La réécriture des contes classiques : bonne ou mauvaise idée ?

La réécriture des contes classiques est une pratique qui permet d'adapter ces récits anciens aux sensibilités contemporaines. Myriam Dahman soutient cette approche : « le conte appartient au conteur » et il n'y a pas d'interdit dans la réinterprétation de ces histoires. 

Selon elle, les contes ont toujours été réécrits au fil des générations, reflétant ainsi les valeurs et les préoccupations de chaque époque. Les réécritures modernes permettent d’aborder des sujets comme le féminisme, l’inclusion ou encore les stéréotypes de genre, tout en conservant l’essence de ces récits intemporels. Par exemple, Myriam mentionne son propre travail où elle interroge la figure de l'héroïne sacrificielle et la façon dont ces représentations peuvent être repensées pour les lecteurs d'aujourd'hui.

Elle cite également des initiatives comme celles de la maison d’édition jeunesse Talent Haut, qui propose des versions plus féministes ou inclusives de contes traditionnels. Ces réécritures ne visent pas à remplacer les versions originales, mais à « proposer un autre regard, une version parmi plein d'autres ». Pour Myriam, cette diversité d’interprétations enrichit le débat et permet aux enfants d’aborder les récits sous différents angles.

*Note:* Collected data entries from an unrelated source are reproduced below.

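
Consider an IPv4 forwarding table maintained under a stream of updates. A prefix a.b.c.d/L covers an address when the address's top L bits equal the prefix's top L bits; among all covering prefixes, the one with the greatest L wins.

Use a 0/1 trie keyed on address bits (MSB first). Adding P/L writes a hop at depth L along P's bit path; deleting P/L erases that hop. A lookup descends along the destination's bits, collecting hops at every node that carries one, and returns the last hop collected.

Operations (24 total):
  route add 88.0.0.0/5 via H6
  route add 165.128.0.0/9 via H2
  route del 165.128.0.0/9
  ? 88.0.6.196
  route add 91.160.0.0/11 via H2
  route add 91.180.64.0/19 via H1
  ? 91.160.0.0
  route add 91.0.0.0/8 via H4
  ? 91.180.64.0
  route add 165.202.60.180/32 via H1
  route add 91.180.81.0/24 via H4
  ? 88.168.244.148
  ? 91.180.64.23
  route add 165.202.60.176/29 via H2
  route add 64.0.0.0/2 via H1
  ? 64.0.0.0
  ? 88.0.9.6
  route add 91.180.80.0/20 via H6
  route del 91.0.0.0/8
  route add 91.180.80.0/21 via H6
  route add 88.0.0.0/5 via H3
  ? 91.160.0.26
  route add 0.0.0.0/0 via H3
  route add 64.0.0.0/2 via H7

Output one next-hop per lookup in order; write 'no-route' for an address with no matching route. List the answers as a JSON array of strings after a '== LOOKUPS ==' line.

Apply in order:
  + 88.0.0.0/5 (H6) depth=5
  + 165.128.0.0/9 (H2) depth=9
  del 165.128.0.0/9 (clear depth 9)
  ? 88.0.6.196  path d0:-→d1:-→d2:-→d3:-→d4:-→d5:H6  best=H6
  + 91.160.0.0/11 (H2) depth=11
  + 91.180.64.0/19 (H1) depth=19
  ? 91.160.0.0  path d0:-→d1:-→d2:-→d3:-→d4:-→d5:H6→d6:-→d7:-→d8:-→d9:-→d10:-→d11:H2  best=H2
  + 91.0.0.0/8 (H4) depth=8
  ? 91.180.64.0  path d0:-→d1:-→d2:-→d3:-→d4:-→d5:H6→d6:-→d7:-→d8:H4→d9:-→d10:-→d11:H2→d12:-→d13:-→d14:-→d15:-→d16:-→d17:-→d18:-→d19:H1  best=H1
  + 165.202.60.180/32 (H1) depth=32
  + 91.180.81.0/24 (H4) depth=24
  ? 88.168.244.148  path d0:-→d1:-→d2:-→d3:-→d4:-→d5:H6→d6:-  best=H6
  ? 91.180.64.23  path d0:-→d1:-→d2:-→d3:-→d4:-→d5:H6→d6:-→d7:-→d8:H4→d9:-→d10:-→d11:H2→d12:-→d13:-→d14:-→d15:-→d16:-→d17:-→d18:-→d19:H1  best=H1
  + 165.202.60.176/29 (H2) depth=29
  + 64.0.0.0/2 (H1) depth=2
  ? 64.0.0.0  path d0:-→d1:-→d2:H1→d3:-  best=H1
  ? 88.0.9.6  path d0:-→d1:-→d2:H1→d3:-→d4:-→d5:H6→d6:-  best=H6
  + 91.180.80.0/20 (H6) depth=20
  del 91.0.0.0/8 (clear depth 8)
  + 91.180.80.0/21 (H6) depth=21
  + 88.0.0.0/5 (H3) depth=5
  ? 91.160.0.26  path d0:-→d1:-→d2:H1→d3:-→d4:-→d5:H3→d6:-→d7:-→d8:-→d9:-→d10:-→d11:H2  best=H2
  + 0.0.0.0/0 (H3) depth=0
  + 64.0.0.0/2 (H7) depth=2

== LOOKUPS ==
["H6","H2","H1","H6","H1","H1","H6","H2"]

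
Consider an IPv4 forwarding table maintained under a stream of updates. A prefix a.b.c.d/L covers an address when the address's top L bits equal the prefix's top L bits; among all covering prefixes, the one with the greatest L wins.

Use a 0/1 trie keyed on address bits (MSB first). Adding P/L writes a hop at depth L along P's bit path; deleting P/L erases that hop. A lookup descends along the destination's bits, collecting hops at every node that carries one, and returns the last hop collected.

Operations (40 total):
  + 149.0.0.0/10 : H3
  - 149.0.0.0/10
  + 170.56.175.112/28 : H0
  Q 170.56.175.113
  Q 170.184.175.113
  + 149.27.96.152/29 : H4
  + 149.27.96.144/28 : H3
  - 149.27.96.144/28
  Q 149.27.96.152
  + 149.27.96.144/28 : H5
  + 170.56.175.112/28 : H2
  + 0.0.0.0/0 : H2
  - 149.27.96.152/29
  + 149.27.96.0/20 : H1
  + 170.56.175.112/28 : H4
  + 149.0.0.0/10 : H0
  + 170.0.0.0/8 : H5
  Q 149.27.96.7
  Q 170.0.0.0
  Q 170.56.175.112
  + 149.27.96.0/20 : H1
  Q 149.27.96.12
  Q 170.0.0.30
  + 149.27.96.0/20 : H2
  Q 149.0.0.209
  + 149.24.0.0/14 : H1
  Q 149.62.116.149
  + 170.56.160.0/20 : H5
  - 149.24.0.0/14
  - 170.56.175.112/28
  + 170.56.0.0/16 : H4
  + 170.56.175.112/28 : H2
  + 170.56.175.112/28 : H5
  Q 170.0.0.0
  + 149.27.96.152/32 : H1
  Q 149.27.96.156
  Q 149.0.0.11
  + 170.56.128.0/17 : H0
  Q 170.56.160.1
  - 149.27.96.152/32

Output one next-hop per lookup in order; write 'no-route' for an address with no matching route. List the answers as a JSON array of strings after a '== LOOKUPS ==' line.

Process each operation:
  + 149.0.0.0/10 (H3) depth=10
  del 149.0.0.0/10 (clear depth 10)
  + 170.56.175.112/28 (H0) depth=28
  Q 170.56.175.113: descend 1010101000111000101011110111 ; hops seen [H0] ; pick H0
  Q 170.184.175.113: descend 10101010 ; hops seen [∅] ; pick no-route
  + 149.27.96.152/29 (H4) depth=29
  + 149.27.96.144/28 (H3) depth=28
  del 149.27.96.144/28 (clear depth 28)
  Q 149.27.96.152: descend 10010101000110110110000010011 ; hops seen [H4] ; pick H4
  + 149.27.96.144/28 (H5) depth=28
  + 170.56.175.112/28 (H2) depth=28
  + 0.0.0.0/0 (H2) depth=0
  del 149.27.96.152/29 (clear depth 29)
  + 149.27.96.0/20 (H1) depth=20
  + 170.56.175.112/28 (H4) depth=28
  + 149.0.0.0/10 (H0) depth=10
  + 170.0.0.0/8 (H5) depth=8
  Q 149.27.96.7: descend 100101010001101101100000 ; hops seen [H2,H0,H1] ; pick H1
  Q 170.0.0.0: descend 1010101000 ; hops seen [H2,H5] ; pick H5
  Q 170.56.175.112: descend 1010101000111000101011110111 ; hops seen [H2,H5,H4] ; pick H4
  + 149.27.96.0/20 (H1) depth=20
  Q 149.27.96.12: descend 100101010001101101100000 ; hops seen [H2,H0,H1] ; pick H1
  Q 170.0.0.30: descend 1010101000 ; hops seen [H2,H5] ; pick H5
  + 149.27.96.0/20 (H2) depth=20
  Q 149.0.0.209: descend 10010101000 ; hops seen [H2,H0] ; pick H0
  + 149.24.0.0/14 (H1) depth=14
  Q 149.62.116.149: descend 1001010100 ; hops seen [H2,H0] ; pick H0
  + 170.56.160.0/20 (H5) depth=20
  del 149.24.0.0/14 (clear depth 14)
  del 170.56.175.112/28 (clear depth 28)
  + 170.56.0.0/16 (H4) depth=16
  + 170.56.175.112/28 (H2) depth=28
  + 170.56.175.112/28 (H5) depth=28
  Q 170.0.0.0: descend 1010101000 ; hops seen [H2,H5] ; pick H5
  + 149.27.96.152/32 (H1) depth=32
  Q 149.27.96.156: descend 10010101000110110110000010011 ; hops seen [H2,H0,H2,H5] ; pick H5
  Q 149.0.0.11: descend 10010101000 ; hops seen [H2,H0] ; pick H0
  + 170.56.128.0/17 (H0) depth=17
  Q 170.56.160.1: descend 10101010001110001010 ; hops seen [H2,H5,H4,H0,H5] ; pick H5
  del 149.27.96.152/32 (clear depth 32)

== LOOKUPS ==
["H0","no-route","H4","H1","H5","H4","H1","H5","H0","H0","H5","H5","H0","H5"]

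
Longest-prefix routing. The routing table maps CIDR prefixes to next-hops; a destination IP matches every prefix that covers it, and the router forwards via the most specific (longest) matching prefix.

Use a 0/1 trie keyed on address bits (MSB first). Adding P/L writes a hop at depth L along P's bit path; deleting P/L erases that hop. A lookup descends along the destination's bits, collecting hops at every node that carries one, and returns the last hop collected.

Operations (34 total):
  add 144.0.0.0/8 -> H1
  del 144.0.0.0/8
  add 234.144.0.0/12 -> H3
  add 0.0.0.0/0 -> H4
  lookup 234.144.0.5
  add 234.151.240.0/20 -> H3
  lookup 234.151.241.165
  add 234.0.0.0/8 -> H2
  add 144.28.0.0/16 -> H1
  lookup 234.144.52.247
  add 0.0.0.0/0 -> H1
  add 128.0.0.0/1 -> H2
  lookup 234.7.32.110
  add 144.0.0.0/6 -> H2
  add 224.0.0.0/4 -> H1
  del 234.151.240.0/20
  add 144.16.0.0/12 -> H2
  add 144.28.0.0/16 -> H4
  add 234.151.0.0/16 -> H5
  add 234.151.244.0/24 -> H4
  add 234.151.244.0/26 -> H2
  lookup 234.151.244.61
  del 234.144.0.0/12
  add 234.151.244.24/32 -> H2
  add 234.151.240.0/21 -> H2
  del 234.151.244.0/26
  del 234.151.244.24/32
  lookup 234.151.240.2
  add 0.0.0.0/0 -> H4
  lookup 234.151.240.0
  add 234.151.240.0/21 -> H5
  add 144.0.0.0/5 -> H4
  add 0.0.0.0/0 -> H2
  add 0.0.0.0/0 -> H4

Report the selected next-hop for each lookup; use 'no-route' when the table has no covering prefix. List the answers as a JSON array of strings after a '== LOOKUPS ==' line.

Trace:
  add 144.0.0.0/8 -> H1 at depth 8
  - 144.0.0.0/8 clear@8
  add 234.144.0.0/12 -> H3 at depth 12
  add 0.0.0.0/0 -> H4 at depth 0
  ? 234.144.0.5  path d0:H4→d1:-→d2:-→d3:-→d4:-→d5:-→d6:-→d7:-→d8:-→d9:-→d10:-→d11:-→d12:H3  best=H3
  add 234.151.240.0/20 -> H3 at depth 20
  ? 234.151.241.165  path d0:H4→d1:-→d2:-→d3:-→d4:-→d5:-→d6:-→d7:-→d8:-→d9:-→d10:-→d11:-→d12:H3→d13:-→d14:-→d15:-→d16:-→d17:-→d18:-→d19:-→d20:H3  best=H3
  add 234.0.0.0/8 -> H2 at depth 8
  add 144.28.0.0/16 -> H1 at depth 16
  ? 234.144.52.247  path d0:H4→d1:-→d2:-→d3:-→d4:-→d5:-→d6:-→d7:-→d8:H2→d9:-→d10:-→d11:-→d12:H3→d13:-  best=H3
  add 0.0.0.0/0 -> H1 at depth 0
  add 128.0.0.0/1 -> H2 at depth 1
  ? 234.7.32.110  path d0:H1→d1:H2→d2:-→d3:-→d4:-→d5:-→d6:-→d7:-→d8:H2  best=H2
  add 144.0.0.0/6 -> H2 at depth 6
  add 224.0.0.0/4 -> H1 at depth 4
  - 234.151.240.0/20 clear@20
  add 144.16.0.0/12 -> H2 at depth 12
  add 144.28.0.0/16 -> H4 at depth 16
  add 234.151.0.0/16 -> H5 at depth 16
  add 234.151.244.0/24 -> H4 at depth 24
  add 234.151.244.0/26 -> H2 at depth 26
  ? 234.151.244.61  path d0:H1→d1:H2→d2:-→d3:-→d4:H1→d5:-→d6:-→d7:-→d8:H2→d9:-→d10:-→d11:-→d12:H3→d13:-→d14:-→d15:-→d16:H5→d17:-→d18:-→d19:-→d20:-→d21:-→d22:-→d23:-→d24:H4→d25:-→d26:H2  best=H2
  - 234.144.0.0/12 clear@12
  add 234.151.244.24/32 -> H2 at depth 32
  add 234.151.240.0/21 -> H2 at depth 21
  - 234.151.244.0/26 clear@26
  - 234.151.244.24/32 clear@32
  ? 234.151.240.2  path d0:H1→d1:H2→d2:-→d3:-→d4:H1→d5:-→d6:-→d7:-→d8:H2→d9:-→d10:-→d11:-→d12:-→d13:-→d14:-→d15:-→d16:H5→d17:-→d18:-→d19:-→d20:-→d21:H2  best=H2
  add 0.0.0.0/0 -> H4 at depth 0
  ? 234.151.240.0  path d0:H4→d1:H2→d2:-→d3:-→d4:H1→d5:-→d6:-→d7:-→d8:H2→d9:-→d10:-→d11:-→d12:-→d13:-→d14:-→d15:-→d16:H5→d17:-→d18:-→d19:-→d20:-→d21:H2  best=H2
  add 234.151.240.0/21 -> H5 at depth 21
  add 144.0.0.0/5 -> H4 at depth 5
  add 0.0.0.0/0 -> H2 at depth 0
  add 0.0.0.0/0 -> H4 at depth 0

== LOOKUPS ==
["H3","H3","H3","H2","H2","H2","H2"]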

Le traitement des inégalités de genre dans la littérature jeunesse a d’ailleurs déjà été abordé sur le podcast avec l’autrice-illustratrice Fanny Vella. Elle a ainsi illustré la conte Cendrillon-Cendrillo, qui propose une version du fameux récit où tous les personnages changent de genre. 

Lire plusieurs versions d’un même conte, qu’elles soient classiques ou modernes, constitue d’ailleurs un excellent moyen d’encourager la réflexion critique chez les enfants. Myriam Dahman évoque l’idée de « lire les deux versions, classique et réécrite, pour créer le débat ». Les enfants peuvent ainsi questionner les rôles des personnages, les valeurs transmises, et d’exprimer leur propre ressenti.


Au-delà de son métier d’autrice, Myriam Dahman mène également une carrière à l’Agence française de développement, où elle sensibilise les jeunes adultes aux grands enjeux contemporains tels que le climat, la biodiversité, ou encore l’égalité femmes-hommes, à travers le média digital TILT. Ce travail de sensibilisation, bien qu’adressé à un public plus âgé, se croise parfois avec son univers littéraire. Elle a d’ailleurs coécrit 10 idées reçues sur le climat, un ouvrage jeunesse publié chez Glénat, qui mêle vulgarisation scientifique et écriture créative pour sensibiliser les plus jeunes aux défis écologiques.

Dans ses contes, Myriam s’efforce de transmettre une forme d’émerveillement face à la nature, tout en rappelant sa fragilité. Sans être moralisatrice, elle infuse subtilement ses récits avec des préoccupations liées à l’écologie et à la préservation du vivant. Ces thèmes résonnent déjà avec la sensibilité des enfants d’aujourd'hui, qu’elle accompagne dans leur découverte du monde à travers des histoires merveilleuses, riches en symboles et en réflexion.